For agencies generating $500K–$2M in adjusted EBITDA, the market range is roughly 3x–5.5x, with 4x–4.5x being the most common outcome for well-prepared businesses. Agencies at the high end of the range typically have 80%+ retainer revenue, no single client exceeding 15% of revenue, a management team in place, documented SOPs, and consistent 10%+ year-over-year growth. Agencies with heavy project revenue, founder-dependent client relationships, or concentrated client bases typically trade at 3x–3.5x — or include significant earnout provisions that shift risk back to the seller.
Yes, digital marketing agencies are SBA 7(a) eligible, and many lower middle market transactions in this space are financed with SBA loans. A typical SBA deal structure involves the buyer injecting 10–20% equity, an SBA loan covering 70–80% of the purchase price, and a seller note covering the gap — often 5–10% held for 12–24 months. For SBA financing to work, your agency needs three years of clean tax returns, a business entity with transferable contracts and assets, and evidence of management continuity. If your financials are messy or your business is entirely founder-dependent, SBA lenders will decline the loan and your buyer pool shrinks significantly.
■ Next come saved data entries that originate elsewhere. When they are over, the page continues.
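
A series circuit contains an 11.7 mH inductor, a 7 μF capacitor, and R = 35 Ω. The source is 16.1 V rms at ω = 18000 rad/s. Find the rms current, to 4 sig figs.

78.28 mA

X_L = ωL = 210.6 Ω
X_C = 1/(ωC) = 7.937 Ω
Net reactance X = X_L − X_C = 202.7 Ω
Z = 35.00 + j202.7 Ω
|Z| = √(35.00² + 202.7²) = 205.7 Ω
I = V/|Z| = 16.1/205.7 = 78.28 mA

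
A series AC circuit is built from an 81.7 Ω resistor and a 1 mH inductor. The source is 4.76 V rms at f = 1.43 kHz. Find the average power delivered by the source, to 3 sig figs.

274 mW

ω = 2πf = 8985 rad/s
X_L = ωL = 8.98 Ω
Z = 81.7 + j8.98 Ω
|Z| = √(81.7² + 8.98²) = 82.2 Ω
∠Z = arctan(8.98/81.7) = 6.28°
I = V/|Z| = 57.9 mA
P = VI cos φ = 4.76 × 0.0579 × cos(6.28°) = 274 mW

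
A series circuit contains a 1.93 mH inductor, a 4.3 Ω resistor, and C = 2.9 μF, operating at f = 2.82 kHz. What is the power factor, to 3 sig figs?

0.280

ω = 2πf = 17720 rad/s
X_L = ωL = 34.2 Ω
X_C = 1/(ωC) = 19.5 Ω
Net reactance X = X_L − X_C = 14.7 Ω
Z = 4.30 + j14.7 Ω
|Z| = √(4.30² + 14.7²) = 15.4 Ω
∠Z = arctan(14.7/4.30) = 73.7°
cos φ = cos(73.7°) = 0.280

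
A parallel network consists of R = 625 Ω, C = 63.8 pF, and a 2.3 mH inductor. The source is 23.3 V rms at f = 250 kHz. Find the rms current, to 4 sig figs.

37.51 mA

ω = 2πf = 1.571e+06 rad/s
X_L = ωL = 3613 Ω
X_C = 1/(ωC) = 9978 Ω
Parallel: admittances add. Y = 1/R + 1/(jωL) + jωC
Y = (0.001600 − j0.0001766) S
|Y| = 0.001610 S → |Z| = 1/|Y| = 621.2 Ω, ∠Z = −∠Y = 6.298°
I = V/|Z| = 23.3/621.2 = 37.51 mA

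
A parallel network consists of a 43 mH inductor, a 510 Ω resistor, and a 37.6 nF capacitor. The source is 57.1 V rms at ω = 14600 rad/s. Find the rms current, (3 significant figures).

127 mA

X_L = ωL = 628 Ω
X_C = 1/(ωC) = 1820 Ω
Parallel: admittances add. Y = 1/R + 1/(jωL) + jωC
Y = (0.00196 − j0.00104) S
|Y| = 0.00222 S → |Z| = 1/|Y| = 450 Ω, ∠Z = −∠Y = 28.0°
I = V/|Z| = 57.1/450 = 127 mA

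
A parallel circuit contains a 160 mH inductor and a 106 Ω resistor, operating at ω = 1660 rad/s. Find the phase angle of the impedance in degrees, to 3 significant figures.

21.8°

X_L = ωL = 266 Ω
Parallel: admittances add. Y = 1/R + 1/(jωL)
Y = (0.00943 − j0.00377) S
|Y| = 0.0102 S → |Z| = 1/|Y| = 98.4 Ω, ∠Z = −∠Y = 21.8°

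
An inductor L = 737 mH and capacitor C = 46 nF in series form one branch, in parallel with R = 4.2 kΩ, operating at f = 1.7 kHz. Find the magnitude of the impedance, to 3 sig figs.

3410 Ω

ω = 2πf = 10680 rad/s
X_L = ωL = 7870 Ω
X_C = 1/(ωC) = 2040 Ω
Branch 1: Z₁ = R = 4200 Ω
Branch 2 (series LC): Z₂ = j(X_L − X_C) = j5840 Ω
Parallel: Z = Z₁Z₂/(Z₁+Z₂), |Z| = 3410 Ω, ∠Z = 35.7°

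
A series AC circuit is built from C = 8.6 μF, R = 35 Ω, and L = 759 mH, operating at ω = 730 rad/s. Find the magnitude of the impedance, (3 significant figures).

X_L = ωL = 554 Ω
X_C = 1/(ωC) = 159 Ω
Net reactance X = X_L − X_C = 395 Ω
Z = 35.0 + j395 Ω
|Z| = √(35.0² + 395²) = 396 Ω

396 Ω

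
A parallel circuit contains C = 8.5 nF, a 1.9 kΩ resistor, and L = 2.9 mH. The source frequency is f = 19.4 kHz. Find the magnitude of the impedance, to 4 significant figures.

ω = 2πf = 121900 rad/s
X_L = ωL = 353.5 Ω
X_C = 1/(ωC) = 965.2 Ω
Parallel: admittances add. Y = 1/R + 1/(jωL) + jωC
Y = (0.0005263 − j0.001793) S
|Y| = 0.001868 S → |Z| = 1/|Y| = 535.2 Ω, ∠Z = −∠Y = 73.64°

535.2 Ω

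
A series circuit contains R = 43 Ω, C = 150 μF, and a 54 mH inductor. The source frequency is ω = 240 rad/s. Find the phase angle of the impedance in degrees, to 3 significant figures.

X_L = ωL = 13.0 Ω
X_C = 1/(ωC) = 27.8 Ω
Net reactance X = X_L − X_C = -14.8 Ω
Z = 43.0 − j14.8 Ω
|Z| = √(43.0² + 14.8²) = 45.5 Ω
∠Z = arctan(-14.8/43.0) = -19.0°

-19.0°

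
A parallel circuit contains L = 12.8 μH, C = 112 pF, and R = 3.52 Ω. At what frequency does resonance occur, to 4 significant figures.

4.203 MHz

ω₀ = 1/√(LC) = 1/√(1.28e-05 × 1.12e-10) = 2.641e+07 rad/s
f₀ = ω₀/(2π) = 4.203 MHz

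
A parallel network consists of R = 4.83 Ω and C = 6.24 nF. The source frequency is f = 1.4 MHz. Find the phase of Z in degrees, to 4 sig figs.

-14.85°

ω = 2πf = 8.796e+06 rad/s
X_C = 1/(ωC) = 18.22 Ω
Parallel: admittances add. Y = 1/R + jωC
Y = (0.2070 + j0.05489) S
|Y| = 0.2142 S → |Z| = 1/|Y| = 4.669 Ω, ∠Z = −∠Y = -14.85°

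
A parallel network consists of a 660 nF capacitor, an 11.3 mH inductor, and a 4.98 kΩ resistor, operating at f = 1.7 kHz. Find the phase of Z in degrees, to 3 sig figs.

80.8°

ω = 2πf = 10680 rad/s
X_L = ωL = 121 Ω
X_C = 1/(ωC) = 142 Ω
Parallel: admittances add. Y = 1/R + 1/(jωL) + jωC
Y = (0.000201 − j0.00124) S
|Y| = 0.00125 S → |Z| = 1/|Y| = 799 Ω, ∠Z = −∠Y = 80.8°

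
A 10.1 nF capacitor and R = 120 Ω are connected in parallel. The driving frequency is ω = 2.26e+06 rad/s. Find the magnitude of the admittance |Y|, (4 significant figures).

X_C = 1/(ωC) = 43.81 Ω
Parallel: admittances add. Y = 1/R + jωC
Y = (0.008333 + j0.02283) S
|Y| = 0.02430 S → |Z| = 1/|Y| = 41.15 Ω, ∠Z = −∠Y = -69.94°

24.30 mS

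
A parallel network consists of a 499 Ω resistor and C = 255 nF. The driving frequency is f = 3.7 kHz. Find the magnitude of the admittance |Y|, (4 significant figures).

6.258 mS

ω = 2πf = 23250 rad/s
X_C = 1/(ωC) = 168.7 Ω
Parallel: admittances add. Y = 1/R + jωC
Y = (0.002004 + j0.005928) S
|Y| = 0.006258 S → |Z| = 1/|Y| = 159.8 Ω, ∠Z = −∠Y = -71.32°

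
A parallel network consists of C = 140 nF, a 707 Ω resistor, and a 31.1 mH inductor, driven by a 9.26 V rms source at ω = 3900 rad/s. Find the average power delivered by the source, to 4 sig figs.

121.3 mW

X_L = ωL = 121.3 Ω
X_C = 1/(ωC) = 1832 Ω
Parallel: admittances add. Y = 1/R + 1/(jωL) + jωC
Y = (0.001414 − j0.007699) S
|Y| = 0.007828 S → |Z| = 1/|Y| = 127.8 Ω, ∠Z = −∠Y = 79.59°
I = V/|Z| = 72.48 mA
P = VI cos φ = 9.26 × 0.07248 × cos(79.59°) = 121.3 mW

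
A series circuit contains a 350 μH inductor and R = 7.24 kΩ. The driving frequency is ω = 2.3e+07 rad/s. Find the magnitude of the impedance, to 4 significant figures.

10830 Ω

X_L = ωL = 8050 Ω
Z = 7240 + j8050 Ω
|Z| = √(7240² + 8050²) = 10830 Ω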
Earnouts are common in agency transactions and are typically structured around client revenue retention thresholds post-close — for example, you receive an additional payment if the agency retains 85%+ of trailing twelve-month revenue 12 months after closing. Earnouts usually represent 15–30% of total deal value and run for 1–3 years. The best way to minimize earnout exposure is to document client relationships that exist at the agency level rather than the founder level, have written contracts with assignment clauses, and negotiate earnout metrics that reflect factors within your control during any agreed transition period.
Employee retention is one of the top concerns for buyers acquiring a digital marketing agency because client relationships are often held by senior account managers rather than owners. Buyers will ask for organizational charts, employment agreements, tenure data, and salary information for all key staff. The most important protective measures you can take are: ensure every key employee has a signed NDA and non-solicitation agreement, offer retention bonuses tied to deal close or post-acquisition tenure, and introduce your successor or the acquiring team to key employees before the transition. Losing a senior account manager who manages 30% of your retainer clients during due diligence can collapse a deal or trigger a significant price reduction.
No — not until the deal is closed and you have a structured communication plan in place. Premature disclosure to clients creates churn risk that can kill your transaction. Most clients, especially in retainer relationships, will feel uncertain about continuity and may begin evaluating alternatives the moment they hear about a pending sale. Your M&A advisor and attorney will guide you on timing, but the standard practice is to keep the process confidential until post-closing, at which point you deliver a coordinated, joint communication with the buyer that emphasizes continuity, your transition involvement, and the team staying in place.